Arcesium is seeking a Senior Site Reliability Engineer (SRE) to join its Platform Site Reliability Engineering (PSRE) team. This role is crucial for maintaining the stability, reliability, and availability of the company's mission-critical production applications. The Senior SRE will be instrumental in incident management, proactive monitoring, and problem-solving within a high-pressure environment where rapid resolution is essential.
The role involves:
- Serving as a primary contact for incidents and critical issues, driving effective communication and swift resolution.

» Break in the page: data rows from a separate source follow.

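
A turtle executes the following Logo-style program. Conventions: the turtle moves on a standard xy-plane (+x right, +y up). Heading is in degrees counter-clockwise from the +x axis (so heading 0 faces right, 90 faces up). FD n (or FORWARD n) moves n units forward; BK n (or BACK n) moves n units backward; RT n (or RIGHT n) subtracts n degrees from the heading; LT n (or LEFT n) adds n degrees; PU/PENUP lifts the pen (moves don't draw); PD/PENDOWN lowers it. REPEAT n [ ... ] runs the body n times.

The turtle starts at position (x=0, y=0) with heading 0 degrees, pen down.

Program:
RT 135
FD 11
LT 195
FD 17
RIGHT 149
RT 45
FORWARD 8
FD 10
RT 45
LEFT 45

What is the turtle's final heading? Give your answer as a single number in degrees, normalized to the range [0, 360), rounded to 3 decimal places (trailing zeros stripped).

Answer: 226

Derivation:
Executing turtle program step by step:
Start: pos=(0,0), heading=0, pen down
RT 135: heading 0 -> 225
FD 11: (0,0) -> (-7.778,-7.778) [heading=225, draw]
LT 195: heading 225 -> 60
FD 17: (-7.778,-7.778) -> (0.722,6.944) [heading=60, draw]
RT 149: heading 60 -> 271
RT 45: heading 271 -> 226
FD 8: (0.722,6.944) -> (-4.835,1.19) [heading=226, draw]
FD 10: (-4.835,1.19) -> (-11.782,-6.004) [heading=226, draw]
RT 45: heading 226 -> 181
LT 45: heading 181 -> 226
Final: pos=(-11.782,-6.004), heading=226, 4 segment(s) drawn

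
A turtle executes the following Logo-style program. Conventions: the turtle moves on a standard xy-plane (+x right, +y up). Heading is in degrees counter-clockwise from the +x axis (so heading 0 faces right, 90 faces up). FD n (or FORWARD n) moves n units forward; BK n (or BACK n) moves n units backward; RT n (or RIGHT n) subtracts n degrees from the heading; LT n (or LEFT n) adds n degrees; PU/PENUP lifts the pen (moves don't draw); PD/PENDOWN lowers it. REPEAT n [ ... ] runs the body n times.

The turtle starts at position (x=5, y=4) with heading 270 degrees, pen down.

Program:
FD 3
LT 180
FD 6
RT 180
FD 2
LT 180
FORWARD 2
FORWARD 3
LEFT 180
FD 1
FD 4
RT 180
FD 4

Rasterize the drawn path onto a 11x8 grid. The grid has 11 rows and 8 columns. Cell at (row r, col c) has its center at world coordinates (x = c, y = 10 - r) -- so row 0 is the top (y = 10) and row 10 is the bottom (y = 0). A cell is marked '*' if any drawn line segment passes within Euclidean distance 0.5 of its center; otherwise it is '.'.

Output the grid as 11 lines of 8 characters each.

Segment 0: (5,4) -> (5,1)
Segment 1: (5,1) -> (5,7)
Segment 2: (5,7) -> (5,5)
Segment 3: (5,5) -> (5,7)
Segment 4: (5,7) -> (5,10)
Segment 5: (5,10) -> (5,9)
Segment 6: (5,9) -> (5,5)
Segment 7: (5,5) -> (5,9)

Answer: .....*..
.....*..
.....*..
.....*..
.....*..
.....*..
.....*..
.....*..
.....*..
.....*..
........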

- Continuously monitoring application and infrastructure health, analyzing trends, and proactively implementing preventative measures.
- Troubleshooting complex technical issues across the stack, identifying root causes, and implementing effective solutions.
- Collaborating with engineering, development, and operations teams to ensure seamless incident response and proactive reliability initiatives.
- Automating tasks, improving operational efficiency, and enhancing system resilience.
- Contributing to the ongoing development and improvement of SRE practices, tools, and processes.
Requirements:
- Up to 5 years of experience in an SRE, DevOps, or Production Engineering role.
- Deep understanding of SRE principles and best practices.
- Incident management expertise.
- Proficiency in Python or Java.
- Hands-on experience with Kubernetes (K8s).
- Cloud experience (AWS preferred) with services like EC2, S3, Lambda, and CloudWatch.
- Excellent communication skills.
- Strong troubleshooting skills.
- Ability to stay calm under pressure and prioritize effectively.
- Fluency in English.
- Legal right to work in the country.
Arcesium Offers:
- Opportunity to impact business-critical operations.